Member Reviews
I love Lacey and I love this book. Heck. So many feels in this one, it felt so real and just completely resonated with me. Really appreciated the playfulness of form too. Book A would be cool published as a perfect standalone in a review magazine. This book made me even more of a Lacey fan. Bravo, honestly!
Thank you for the ARC! This is the first Catherine Lacey book I have read and I really enjoyed it - both Edie and Marie's story and the authors mobius story. Although I'll admit I had difficulty putting them together and thought both were better off as stand alone pieces.
Lacey was able to illustrate a life well loved and lived, full of mistakes and strong, unromantic relationships. I want to seek out more of her writing.
The Möbius Book is Catherine Lacey’s sixth book and a blending of both fiction and nonfiction. The execution is well done, the format is innovative and compelling, and I was pulled along reading past my bedtime trying to understand how to folded and tied together. Very much a book about the interior lives of women, the whole thing had me in mind of Sheila Heti’s writing—whose work I find to be hit or miss. Certainly if it had been much longer it would not have kept my interest for a significant amount of time. There’s no denying the talent of Lacey—I’m just not sure I am the correct audience for this precise book. Nevertheless, I adored her debut Nobody Is Ever Missing and I continue to look forward to more writing from Catherine Lacey.
Many thanks to NetGalley, Farrar, Straus and Giroux and Catherine Lacey for access to an ARC. All opinions are my own.
Thanks to Netgalley and FSG for the ebook.

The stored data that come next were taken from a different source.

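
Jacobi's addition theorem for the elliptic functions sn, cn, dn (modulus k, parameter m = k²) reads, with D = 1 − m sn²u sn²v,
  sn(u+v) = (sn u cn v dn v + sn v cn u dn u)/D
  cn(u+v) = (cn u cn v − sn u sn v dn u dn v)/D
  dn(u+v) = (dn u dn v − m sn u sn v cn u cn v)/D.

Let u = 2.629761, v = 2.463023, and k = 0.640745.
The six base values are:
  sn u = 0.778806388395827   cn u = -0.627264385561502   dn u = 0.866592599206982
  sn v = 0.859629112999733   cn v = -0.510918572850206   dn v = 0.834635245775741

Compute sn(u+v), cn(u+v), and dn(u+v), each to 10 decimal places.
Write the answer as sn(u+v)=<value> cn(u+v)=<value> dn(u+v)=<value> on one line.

m = k² = 0.410554155025
D = 1 − m·sn²u·sn²v = 0.8159856495724578
sn(u+v) = (sn u·cn v·dn v + sn v·cn u·dn u)/D = -0.7993864054826975/0.8159856495724578 = -0.9796574313550029
cn(u+v) = (cn u·cn v − sn u·sn v·dn u·dn v)/D = -0.1637496718703223/0.8159856495724578 = -0.2006771466583024
dn(u+v) = (dn u·dn v − m·sn u·sn v·cn u·cn v)/D = 0.6352014078739114/0.8159856495724578 = 0.7784467878898731

sn(u+v)=-0.9796574314 cn(u+v)=-0.2006771467 dn(u+v)=0.7784467879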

After a six year relationship, the parter of the author says he’s leaving her because she has obviously fallen out of love with him. Is this true? This loss sends her into a spiral of trying to move on, but finds herself wandering the streets of New York never far from openly weeping. It also causes her to stop eating, which brings her back to her youth and history of food struggles, which also brings her back to her strong religious beliefs when a child. The book seems, among many questions, to be about can you replace religion with work, art and lifelong friends.